モノクローム・セットのデビュー作品は素晴らしいジャケットでした。傑作ばかりのピーター・サヴィルの作品の中でも最高の部類に入るのではないでしょうか。LPサイズの銀色と見まごうジャケットは部屋に飾って飽かずに眺めておりました。

 モノクローム・セットは1976年に結成されたBサイズなるバンドが母体です。まず、ロンドンのアート・スクールにいたカナダ人トム・ハーディーと、後のアダム・アント、スチュアート・ゴダードが組んでいたバンドがメンバー募集の新聞広告を打ちます。

 これに応えたのがインドとアメリカのハーフ、ビドでした。募集はベーシストだったので友人アンディー・ウォレンとともに応募します。Bサイズの誕生ですが、アダム・アントが一旦抜けてから舞い戻り、バンドはビッドを残してアダム&ジ・アンツになりました。

 トムはやがてビッドの元に戻り、名前をレスター・スクウェアとします。ベースとドラムを加えて、ここにモノクローム・セットが誕生しました。1978年の最初の頃です。やがて、彼らはラフ・トレードからシングルを出します。

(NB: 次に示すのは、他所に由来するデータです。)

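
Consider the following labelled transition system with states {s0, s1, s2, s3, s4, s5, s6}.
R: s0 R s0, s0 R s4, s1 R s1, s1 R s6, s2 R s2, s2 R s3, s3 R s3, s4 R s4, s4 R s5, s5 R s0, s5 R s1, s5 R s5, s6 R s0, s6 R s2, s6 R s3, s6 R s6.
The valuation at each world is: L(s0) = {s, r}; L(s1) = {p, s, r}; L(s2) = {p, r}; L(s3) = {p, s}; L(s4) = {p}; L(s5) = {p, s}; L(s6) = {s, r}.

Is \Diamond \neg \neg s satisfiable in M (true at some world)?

Recall that \Diamond ψ holds at a world iff ψ holds at some accessible world.
Let φ = \Diamond \neg \neg s. Evaluate φ at each world:
  s0 (successors {s0, s4}): φ is true.
  s1 (successors {s1, s6}): φ is true.
  s2 (successors {s2, s3}): φ is true.
  s3 (successors {s3}): φ is true.
  s4 (successors {s4, s5}): φ is true.
  s5 (successors {s0, s1, s5}): φ is true.
  s6 (successors {s0, s2, s3, s6}): φ is true.
Detail at s0 (witness):
  At s0: \Diamond \neg \neg s requires \neg \neg s at some successor in {s0, s4}.
    \neg \neg s holds at s0, so \Diamond \neg \neg s is true at s0.

Yes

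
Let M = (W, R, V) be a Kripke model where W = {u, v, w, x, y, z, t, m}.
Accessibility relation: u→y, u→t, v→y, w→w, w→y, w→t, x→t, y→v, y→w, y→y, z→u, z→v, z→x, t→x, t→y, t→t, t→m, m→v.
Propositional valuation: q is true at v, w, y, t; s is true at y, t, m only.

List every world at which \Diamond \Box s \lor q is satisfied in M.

Let φ = \Diamond \Box s \lor q. Evaluate φ at each world:
  u (successors {y, t}): φ is false.
  v (successors {y}): φ is true.
  w (successors {w, y, t}): φ is true.
  x (successors {t}): φ is false.
  y (successors {v, w, y}): φ is true.
  z (successors {u, v, x}): φ is true.
  t (successors {x, y, t, m}): φ is true.
  m (successors {v}): φ is true.
For instance, at t:
  At t: \Diamond \Box s is true, q is true, so \Diamond \Box s \lor q is true.
    At t: \Diamond \Box s requires \Box s at some successor in {x, y, t, m}.
      \Box s holds at x, so \Diamond \Box s is true at t.
Satisfying worlds: {v, w, y, z, t, m}

v, w, y, z, t, m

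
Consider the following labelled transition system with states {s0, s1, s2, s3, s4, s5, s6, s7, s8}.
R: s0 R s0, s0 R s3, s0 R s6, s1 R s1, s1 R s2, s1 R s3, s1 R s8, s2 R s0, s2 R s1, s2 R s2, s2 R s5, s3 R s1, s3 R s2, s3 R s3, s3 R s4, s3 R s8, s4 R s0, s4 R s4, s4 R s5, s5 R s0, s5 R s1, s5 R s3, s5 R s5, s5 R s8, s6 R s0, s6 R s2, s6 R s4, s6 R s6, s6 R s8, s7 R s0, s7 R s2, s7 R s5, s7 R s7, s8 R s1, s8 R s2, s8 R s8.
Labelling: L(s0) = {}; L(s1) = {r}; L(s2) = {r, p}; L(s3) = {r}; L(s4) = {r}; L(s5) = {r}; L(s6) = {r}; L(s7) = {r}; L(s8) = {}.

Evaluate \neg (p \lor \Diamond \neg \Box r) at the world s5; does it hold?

No

At s5: p \lor \Diamond \neg \Box r is true, so \neg (p \lor \Diamond \neg \Box r) is false.
  At s5: p is false, \Diamond \neg \Box r is true, so p \lor \Diamond \neg \Box r is true.
    At s5: \Diamond \neg \Box r requires \neg \Box r at some successor in {s0, s1, s3, s5, s8}.
      \neg \Box r holds at s0, so \Diamond \neg \Box r is true at s5.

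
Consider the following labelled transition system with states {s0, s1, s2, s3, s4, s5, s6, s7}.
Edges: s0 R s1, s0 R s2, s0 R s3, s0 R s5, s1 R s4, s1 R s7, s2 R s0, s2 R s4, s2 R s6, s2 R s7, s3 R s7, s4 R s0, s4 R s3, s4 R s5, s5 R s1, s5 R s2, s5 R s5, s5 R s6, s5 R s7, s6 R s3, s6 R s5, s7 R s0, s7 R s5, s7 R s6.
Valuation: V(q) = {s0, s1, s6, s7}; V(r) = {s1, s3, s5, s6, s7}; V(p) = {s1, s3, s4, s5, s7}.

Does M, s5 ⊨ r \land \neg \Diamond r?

Recall that \Diamond ψ holds at a world iff ψ holds at some accessible world.
At s5: r is true, \neg \Diamond r is false, so r \land \neg \Diamond r is false.
  At s5: \Diamond r is true, so \neg \Diamond r is false.
    At s5: \Diamond r requires r at some successor in {s1, s2, s5, s6, s7}.
      r holds at s1, so \Diamond r is true at s5.

No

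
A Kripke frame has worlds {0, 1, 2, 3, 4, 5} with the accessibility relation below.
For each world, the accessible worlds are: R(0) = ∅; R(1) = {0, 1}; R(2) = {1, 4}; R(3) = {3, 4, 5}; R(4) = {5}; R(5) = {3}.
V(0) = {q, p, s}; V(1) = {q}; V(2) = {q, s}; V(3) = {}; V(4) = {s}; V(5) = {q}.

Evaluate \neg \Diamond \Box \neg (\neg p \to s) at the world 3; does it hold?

No

At 3: \Diamond \Box \neg (\neg p \to s) is true, so \neg \Diamond \Box \neg (\neg p \to s) is false.
  At 3: \Diamond \Box \neg (\neg p \to s) requires \Box \neg (\neg p \to s) at some successor in {3, 4, 5}.
    \Box \neg (\neg p \to s) holds at 4, so \Diamond \Box \neg (\neg p \to s) is true at 3.
      At 4: \Box \neg (\neg p \to s) requires \neg (\neg p \to s) at every successor {5}.
        At 5: \neg (\neg p \to s) is true.
      So \Box \neg (\neg p \to s) is true at 4.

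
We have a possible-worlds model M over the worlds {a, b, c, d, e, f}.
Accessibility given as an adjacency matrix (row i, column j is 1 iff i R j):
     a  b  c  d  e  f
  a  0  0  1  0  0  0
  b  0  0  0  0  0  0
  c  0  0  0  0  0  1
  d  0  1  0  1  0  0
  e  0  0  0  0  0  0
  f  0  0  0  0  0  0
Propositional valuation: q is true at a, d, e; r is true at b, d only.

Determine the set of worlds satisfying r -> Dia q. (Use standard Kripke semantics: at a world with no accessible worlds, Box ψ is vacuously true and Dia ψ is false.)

Let φ = r -> Dia q. Evaluate φ at each world:
  a (successors {c}): φ is true.
  b (successors ∅): φ is false.
  c (successors {f}): φ is true.
  d (successors {b, d}): φ is true.
  e (successors ∅): φ is true.
  f (successors ∅): φ is true.
For instance, at a:
  At a: r is false, Dia q is false, so r -> Dia q is true.
    At a: Dia q requires q at some successor in {c}.
      At c: q is false.
    So Dia q is false at a.
Satisfying worlds: {a, c, d, e, f}

a, c, d, e, f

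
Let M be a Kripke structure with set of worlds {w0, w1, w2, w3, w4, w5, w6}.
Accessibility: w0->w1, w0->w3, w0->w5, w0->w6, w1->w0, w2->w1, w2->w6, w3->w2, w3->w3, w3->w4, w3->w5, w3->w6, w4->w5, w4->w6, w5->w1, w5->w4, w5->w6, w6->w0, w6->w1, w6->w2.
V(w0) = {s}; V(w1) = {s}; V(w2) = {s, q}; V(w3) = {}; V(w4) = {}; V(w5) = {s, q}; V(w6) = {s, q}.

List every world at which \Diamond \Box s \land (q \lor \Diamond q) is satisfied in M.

Recall that \Box ψ holds at a world iff ψ holds at every accessible world, and \Diamond ψ holds iff ψ holds at some accessible world.
Let φ = \Diamond \Box s \land (q \lor \Diamond q). Evaluate φ at each world:
  w0 (successors {w1, w3, w5, w6}): φ is true.
  w1 (successors {w0}): φ is false.
  w2 (successors {w1, w6}): φ is true.
  w3 (successors {w2, w3, w4, w5, w6}): φ is true.
  w4 (successors {w5, w6}): φ is true.
  w5 (successors {w1, w4, w6}): φ is true.
  w6 (successors {w0, w1, w2}): φ is true.
For instance, at w6:
  At w6: \Diamond \Box s is true, q \lor \Diamond q is true, so \Diamond \Box s \land (q \lor \Diamond q) is true.
    At w6: \Diamond \Box s requires \Box s at some successor in {w0, w1, w2}.
      \Box s holds at w1, so \Diamond \Box s is true at w6.
    At w6: q is true, \Diamond q is true, so q \lor \Diamond q is true.
      At w6: \Diamond q requires q at some successor in {w0, w1, w2}.
        q holds at w2, so \Diamond q is true at w6.
Satisfying worlds: {w0, w2, w3, w4, w5, w6}

w0, w2, w3, w4, w5, w6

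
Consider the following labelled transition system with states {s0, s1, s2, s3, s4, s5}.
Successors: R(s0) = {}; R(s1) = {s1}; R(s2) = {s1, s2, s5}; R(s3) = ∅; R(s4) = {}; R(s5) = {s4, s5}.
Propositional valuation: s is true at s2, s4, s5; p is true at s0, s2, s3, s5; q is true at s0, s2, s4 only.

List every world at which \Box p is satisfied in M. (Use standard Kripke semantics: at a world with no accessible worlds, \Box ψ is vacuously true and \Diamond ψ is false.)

s0, s3, s4

Let φ = \Box p. Evaluate φ at each world:
  s0 (successors ∅): φ is true.
  s1 (successors {s1}): φ is false.
  s2 (successors {s1, s2, s5}): φ is false.
  s3 (successors ∅): φ is true.
  s4 (successors ∅): φ is true.
  s5 (successors {s4, s5}): φ is false.
For instance, at s2:
  At s2: \Box p requires p at every successor {s1, s2, s5}.
    p fails at s1, so \Box p is false at s2.
Satisfying worlds: {s0, s3, s4}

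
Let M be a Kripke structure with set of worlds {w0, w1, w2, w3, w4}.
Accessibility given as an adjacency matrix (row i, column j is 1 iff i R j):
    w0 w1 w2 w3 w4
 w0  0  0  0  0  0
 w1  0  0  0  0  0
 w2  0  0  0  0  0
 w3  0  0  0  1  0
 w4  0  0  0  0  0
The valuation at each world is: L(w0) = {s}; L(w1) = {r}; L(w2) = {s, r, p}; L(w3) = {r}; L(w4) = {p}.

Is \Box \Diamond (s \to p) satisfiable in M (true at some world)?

Recall that \Box ψ holds at a world iff ψ holds at every accessible world, and \Diamond ψ holds iff ψ holds at some accessible world.
Let φ = \Box \Diamond (s \to p). Evaluate φ at each world:
  w0 (successors ∅): φ is true.
  w1 (successors ∅): φ is true.
  w2 (successors ∅): φ is true.
  w3 (successors {w3}): φ is true.
  w4 (successors ∅): φ is true.
Detail at w0 (witness):
  At w0: no accessible worlds, so \Box \Diamond (s \to p) holds vacuously.

Yes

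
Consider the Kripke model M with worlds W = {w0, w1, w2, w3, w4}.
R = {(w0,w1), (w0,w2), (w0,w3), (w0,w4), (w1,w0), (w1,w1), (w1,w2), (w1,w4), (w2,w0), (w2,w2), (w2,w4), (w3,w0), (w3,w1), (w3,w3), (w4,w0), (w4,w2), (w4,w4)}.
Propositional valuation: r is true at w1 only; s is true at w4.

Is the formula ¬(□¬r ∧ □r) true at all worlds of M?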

 シングルはヒットしませんでしたが、彼らの人気は徐々に高まります。そんな時、アダム&ジ・アンツが一旦解散してウォレンが戻ってきました。そして、新レーベル、ディンディスクからアルバムを出すことになりました。OMDのデビュー作を出したレーベルです。

 これがそのデビュー・アルバム「ストレンジ・ブティック」です。冒頭の一曲はバンド名を冠した曲「モノクローム・セット」です。これにまずやられます。もともとシングルで出ていた曲ですが、アルバム・バージョンは大きく違います。

 ドラムのJDヘイニーが、当時英国のポピュラー音楽界を席巻し、後にアダム・アントが大ヒットさせたブルンディ・ビート的なビートを叩くと、それを二重三重に重ねて、そこにタンザニアのセレンゲティ国立公園の音を加えて、アフリカンな響きを醸しています。重いビートです。

 私にはジャケットとこの名刺代わりの一曲の印象が強烈すぎて、モノクローム・セットをネオアコの元祖とする説明が何とも居心地が悪く感じます。実際には、アルバム中、こんな曲はこれだけなんですけれども。

 彼らはギター2本にベースとドラムというシンプルな構成です。ギターは二本ともリードですし、ベースもメロディアス、そこにビッドの飄々としたボーカルが重なり、メロディーが4つ。そのサウンドは細身のジャケットが似合うタイトなサウンドです。

 それにビッドの歌詞が秀逸です。フランス語を使った「イシ・レザンファン」でタイトルを連呼するサビの部分や、「ライター・サイド・オブ・デイティング」では何の脈絡もなく♪そして私はスキーがしたい♪と出てくる唐突さなど、聴きどころが多いです。

 「スタイルなんて意識したこともない」と語るビッドですが、当時、彼らのサウンドはとてつもなくスタイリッシュに感じました。アルバム中でもさまざまなスタイルが同居していて、これが無意識に出てきているのであれば、それはそれで凄い話です。名作です。